Tempering Expectations
A family member I rarely hear from reached out over the weekend. He asked about some stocks I’d never heard of that a friend had recommended. Those stocks, of course, had doubled or tripled in a short period of time.
Whenever this happens, I roll my eyes. We humans understand the relationship with price and value when it comes to everything but stocks.
Bananas on sale? Everyone wants them.
Bananas priced five times higher than usual? Not a chance we want them.
Stocks on sale? Nobody wants them.
Stocks up fivefold? Everyone wants them.
We devolve into Gollum chasing the Ring when the markets go on a tear. I wish we acted more like him when they get hammered
From January 2023 through August 2025, the S&P 500 Index rose nearly 64%, an annualized rate of about 22%. That’s more than double its long-term average.
But if you pull data from just a year earlier, from January 2022 through August 2025, the S&P 500 is up about 44%, an annualized rate of roughly 10.6%, which is right in line with history.
I use this* site for my S&P 500 data, and I treat it as a proxy for “the market” because the index has deep, reliable data going back to 1926. Client portfolios are not just the S&P 500.
In nearly any 30-year window (long enough to save for retirement or live through one), the S&P 500 has averaged about 10% per year. The price for that return? On average: a 16% intra-year drop every single year, and a 35% drop every five or six years. No one knows when, why, or how long those drops will last, only that they happen.

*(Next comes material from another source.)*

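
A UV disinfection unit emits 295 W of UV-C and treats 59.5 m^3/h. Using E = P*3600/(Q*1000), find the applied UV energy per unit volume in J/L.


Energy delivered per hour = 295 W * 3600 s = 1062000 J/h
Volume treated per hour = 59.5 m^3/h * 1000 = 59500 L/h
dose = 1062000 / 59500 = 17.8487 J/L

17.8487 J/L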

Why bring this up? Because since early 2023 the S&P 500 has grown at more than double its long-term average. The reason the average looks normal when you include 2022? The market dropped almost 20% that year.

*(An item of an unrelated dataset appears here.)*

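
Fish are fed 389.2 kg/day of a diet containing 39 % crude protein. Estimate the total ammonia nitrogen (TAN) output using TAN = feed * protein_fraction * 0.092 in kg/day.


Protein in feed = 389.2 * 39/100 = 151.788 kg/day
TAN = protein * 0.092 = 151.788 * 0.092 = 13.964496 kg/day

13.964496 kg/day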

How do we get back to the average?
- The market eventually takes it on the chin (most likely).
- The market grows at a low rate for a long stretch (less likely).
Either way, no one knows when. And this current boom could last way longer than anyone expects.
- Best course of action right now? Nothing. Keep doing what you’re doing.
- Best course of action if the market takes it on the chin? Nothing. Keep doing what you’re doing.
- Best course of action if the market grows slowly for a few years? Nothing. Keep doing what you’re doing.
Just don’t be like Gollum. His story doesn’t end well. (Even if the Tolkien rights-holders keep milking Andy Serkis and the character for every last penny.)